Osman ÇELİK


BAHAR GELDİ HABERLİ MİYİZ?

Osman Çelik Yazdı...


"İyi ki bilmiyor kalabalıklar

Yağmura bakmayı cam arkasından

İnsandan insana şükür ki fark var"    

     

Baharın tılsımını, sağa sola usulünce iliştiren yağmurlar da olmasa, yüreğimizin hükmüne esaret olan serzenişler de ayılmayacak sanki! 

Dağların yamaçlarında erimeye ramak kala tükenen kar kümecikleri, son bir veda sukutuyla eğrelti sulara karışıp damla damla ilerliyorlar Bahar Sultanının ayağına doğru.

***

İğri iğri yağan yağmurlar, bir şiir gibi çağıldıyorlar yeniden hayatın seyri alemine doğru.

Kül renkli kara bulutlar, ötelerden taşıdıkları bahar bayramlıkları ile arzı endam ediyorlar aylar sonra... 

Cama vuran asude yağmur taneleri, bir şiirin son mısrasında soluklanırcasına keşkeleri alıp götürüyorlar ötelerden ötelere. 

***

Uzunca bir kışın ardından, yağmur taneciklerinin gökle söyleşen endamı, esrik tebessümleri, içselleştire içselleştire soluklanıyorlar yeniden! 

Yağmur, şerbetliyor tadı tuzu kaçmış hayatın kıyısını köşesini. 

***

"Toprağın alacağı vardı diyorum kendimce" 

Kendimce, insanın alacağı vardı diyorum! 

Yağmur damlalarının o gizemli raksı, dağıtmaya çalışıyor sanki durağanlığın insan içine işleyen nekahetini. 

***

Çisil çisil bir asudelikle, sere serpe uzanan yılkılar gibi iniyorlar dağlara tepelere. 

Toprağın alacağı vardı diyorum sorgusuz ca.
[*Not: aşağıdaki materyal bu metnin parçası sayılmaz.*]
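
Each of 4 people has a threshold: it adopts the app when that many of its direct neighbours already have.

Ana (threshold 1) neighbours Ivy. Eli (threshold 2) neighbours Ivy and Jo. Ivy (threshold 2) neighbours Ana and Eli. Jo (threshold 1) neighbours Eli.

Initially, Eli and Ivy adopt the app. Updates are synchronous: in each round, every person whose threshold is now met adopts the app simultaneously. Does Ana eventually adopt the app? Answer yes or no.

Round 1 — Eli, Ivy adopt the app (initial).
Round 2 — checking thresholds:
  Ana: 1 of 1 neighbours ≥ 1, adopts the app.
  Jo: 1 of 1 neighbours ≥ 1, adopts the app.
Round 3 — no new adoptions; cascade stops.

yes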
Kardan tipiden sonra, toprağın zarafetle vuslatı var diyorum kendimce...

Gök gürültüsü henüz işitilmeden, dağların öte diyarlarındaki gölcüklere sızım sızım sızıyor yağmur huzmeleri.
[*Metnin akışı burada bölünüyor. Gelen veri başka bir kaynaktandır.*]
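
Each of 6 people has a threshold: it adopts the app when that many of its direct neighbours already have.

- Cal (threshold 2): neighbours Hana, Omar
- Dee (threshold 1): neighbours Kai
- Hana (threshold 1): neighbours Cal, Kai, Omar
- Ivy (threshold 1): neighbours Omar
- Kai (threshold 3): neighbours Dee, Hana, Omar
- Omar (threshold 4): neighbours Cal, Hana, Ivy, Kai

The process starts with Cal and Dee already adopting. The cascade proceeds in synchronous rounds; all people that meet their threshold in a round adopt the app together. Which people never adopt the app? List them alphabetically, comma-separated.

Round 1 — Cal, Dee adopt the app (initial).
Round 2 — checking thresholds:
  Hana: 1 of 3 neighbours ≥ 1, adopts the app.
  Kai: 1 of 3 neighbours < 3, below threshold.
  Omar: 1 of 4 neighbours < 4, below threshold.
Round 3 — no new adoptions; cascade stops.

Ivy, Kai, Omar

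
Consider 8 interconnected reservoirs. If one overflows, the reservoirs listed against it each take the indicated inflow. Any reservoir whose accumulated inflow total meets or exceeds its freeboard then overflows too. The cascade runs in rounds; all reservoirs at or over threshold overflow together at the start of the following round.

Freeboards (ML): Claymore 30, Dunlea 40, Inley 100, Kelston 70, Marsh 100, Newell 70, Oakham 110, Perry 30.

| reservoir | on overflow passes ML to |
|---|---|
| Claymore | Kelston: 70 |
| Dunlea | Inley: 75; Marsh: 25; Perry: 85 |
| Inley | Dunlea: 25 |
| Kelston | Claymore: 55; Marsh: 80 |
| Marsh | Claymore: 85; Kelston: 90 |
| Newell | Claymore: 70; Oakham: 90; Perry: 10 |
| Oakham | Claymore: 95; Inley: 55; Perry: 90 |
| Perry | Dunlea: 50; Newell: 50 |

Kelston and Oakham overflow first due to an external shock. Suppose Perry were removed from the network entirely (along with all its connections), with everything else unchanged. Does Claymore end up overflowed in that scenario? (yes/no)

With Perry removed:
Round 1 — Kelston, Oakham overflow (initial).
  Claymore: +55+95 → 150 ≥ 30
  Inley: +55 → 55 < 100
  Marsh: +80 → 80 < 100
Round 2 — Claymore overflows.
No further overflows.

yes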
Sere serpe bir tutkuyu anlatırcasına, cama vuran yağmur zerreleri ile bütünleniyor sanki her şey.

Her şey, çizilmiş resimler gibi kaderin hükmüne boyun eğe eğe vakti zamanı gelince tamamlıyor bir birini.

Yarım kalmış bir öykü, mısrasını yitirmiş bir şiir, kahramanı burkulmuş bir masal gibi her şey bir diğer yarımını arıyor sanki. 

***

Sakin suların çağıldaması akabinde, çayır kuşlarının raksa duracak olması, nişane değil de nedir sahi?

Kalabalıkların umarsızca yürümelerine aldırmadan, usulcana bahar dağıtıyor ebruli tebessümlerini. 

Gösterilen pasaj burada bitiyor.